Batın kafasını yana eğip düşünür gibi yaptı.
"Haklısın şimdi konumuz bu değil yoksa senin kırdıklarının hesabını yaparsak Melis burada daha çok çalışır."
"Abartıyorsunuz ama alt tarafı birkaç parça bir şeydi." Daha kendimi savunucağım sırada birinin adımı seslenmesiyle o tarafa döndüm.
"Mert!" Bu çocuğun burada ne işi vardı onu görünce anında ayağa fırlayıp ona sarıldım.
"Naber Belis görüşemeyeli uzun zaman oldu." O suratındaki yamuk gülümsemesiyle bana bakarken bende ona balık gibi bakıyordum. Hâlâ ta şoku üstümden atamamıştım. Mert'le burada karşılaşacağım aklımın ucundan dahi geçmemişti.
"İyidir senden naber?"
"İyidir işte gördüğün gibi asıl sen neler yapıyorsun Amerika'dan ne zaman döndün?"
"Yeni geldim. Aslında temelli döndüm desek daha iyi olur." Şu çocuk şöyle gülümsemesin ya harika bir gülüşü var.
"Bak işte bunu duyduğuma çok sevindim artık birlikte bir şeyler yaparız değil mi?"
"Tabikide yaparız canım telefonunu ver numaramı yazayım." Gülümseyip cebinde telefonunu çıkartıp tuş kilidi açtı ve bana uzattı, numaramı yazıp ona geri uzattım nasıl istiyorsa öyle kaydetsin. Telefonu ona geri uzattığımda arkamızda bir öksürük sesi geldi arkama dönüp baktığımda Melis kim olduğunu sorarcasına bize bakıyordu.
"Aa ben sizi tanıştırmayı unuttum bu Melis benim kuzenim. Buda Mert arkadaşım." Melis ayağa kalkıp Mert'le tokalaştı.

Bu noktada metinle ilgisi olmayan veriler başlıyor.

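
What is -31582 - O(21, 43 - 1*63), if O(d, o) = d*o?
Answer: -31162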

"Memnum oldum siz Belis'le nerden tanışıyordunuz?"
"Belis'in eski sevgilisinin arkadaşıydım. Aslında o benden önce davranmıştı belki bu sefer bir şansım vardır." Tam ona cevap vereceğim sırada biri benim yerime cevapladı.
"Çok geç. Ne yazıkki bu seferde ben senden önce davrandım." Şuan bunu söyleyen ve çocuğu deşicekmiş gibi bakan Batın mı? Bu ne dediğini sanıyor? Mert'in suratı biraz olsa düştü.
"Pekala Belis sonra görüşürüz o zaman." Diyip yanımdan ayrıldı. Beklesin bunun hesabını yalnızken sorucam şimdilik ona sadece sinirli bir şekilde bakmakla yetiniyorum. Ateş'in telefonu çaldığında hepimiz ona döndük. Telefonu çıkarıp kulağına götürdü ve karşı tarafı dinledikten sonra geliyorum diyip kapattı.
"Yekta beni çağırıyor onun yanına gidiyorum." Batın tamam anlamında başını salladıktan sonra Ateş ayağa kalktı.
"Bu kadar ucuz biri olduğunu bilmiyordum." Göz uçuyla Melis'e baktıktan sonra hızla yanımızdan uzaklaştı. Melis afallamış ifadesinden kurtulup bana döndü.
"Bizimde artık gitmemiz gerekiyor sonra görüşürüz." Buğra'da onunla birlikte kalkıp ilerlemeye başladı. Bozulmuş muydu? Aman neyse ne onlarla sonra ilgilenirim şimdi ilgilenmem gereken başka bir konu var. Arkamı döndüğümde Batın cebinden para çıkartıp masaya bıraktı ve o da hızlı bir şekilde kafeden çıkmaya başladı. Nereye gittiğini sanıyor? Hemen peşinden koşmaya başlayıp ona yetiştim ve arkasından seslendim.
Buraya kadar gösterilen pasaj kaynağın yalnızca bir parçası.